Neben dem Kriminalfall, der mich so gefesselt hat, spielt natürlich auch die Andersartigkeit Clarities und ihrer Familie eine große Rolle. Da das Buch aus ihrer Sicht geschrieben ist und man so viel über ihre Gefühle erfährt, konnte ich mich von Anfang an gut in sie hineinversetzen. Sie hatte es nie besonders leicht im Leben. Menschen, die anders sind, werden ja oftmals nur zu gerne ausgegrenzt. Doch sie hat gelernt damit umzugehen und ist dadurch stark geworden. Doch trotzdem ist sie oft auch einsam. Und - wie es sich für ein "echtes" YA-Buch gehört, wird ihre Gefühlswelt gleich von zwei Jungen mächtig durcheinandergewirbelt. Da ist nämlich zum einen ihr Ex-Freund, der sie vor nicht allzu langer Zeit betrogen hat, aber immer noch hofft, dass sie eines Tages wieder zusammen kommen. Zum anderen ist da auch dieser neue Junge: Attraktiv, düster, Sohn des neuen Polizisten, der ihr vom ersten Augenblick an den Kopf verdreht. Ihr Gefühlschaos wird von der Autorin wunderbar vermittelt. Dieser Liebeswirrwarr passt sich zudem perfekt ins Gesamtbild der Geschichte ein und gibt dem Buch eine ganz besondere Note.
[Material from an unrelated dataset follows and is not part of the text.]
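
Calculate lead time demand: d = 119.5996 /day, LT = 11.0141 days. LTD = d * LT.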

Das Setting - eine gesamte Familie voller "Freaks" - fand ich generell sehr interessant und es ist eine tolle Abwechslung zu diesem ganzen YA-Dunkler-Mysteriöser-Typ-Dem-"Heldin"-Ohne-Eigene-Persönlichkeit-Verfällt-Einheitsbrei.

Fazit:
"Clarity" ist ein wundervoller und vor allem mitreißender Mystery-Jugend-Thriller mit einer "zarten" Liebesgeschichte.
Klare Kaufempfehlung von mir. Und ich freue mich schon auf den im März 2012 erscheinenden zweiten Teil "Perception".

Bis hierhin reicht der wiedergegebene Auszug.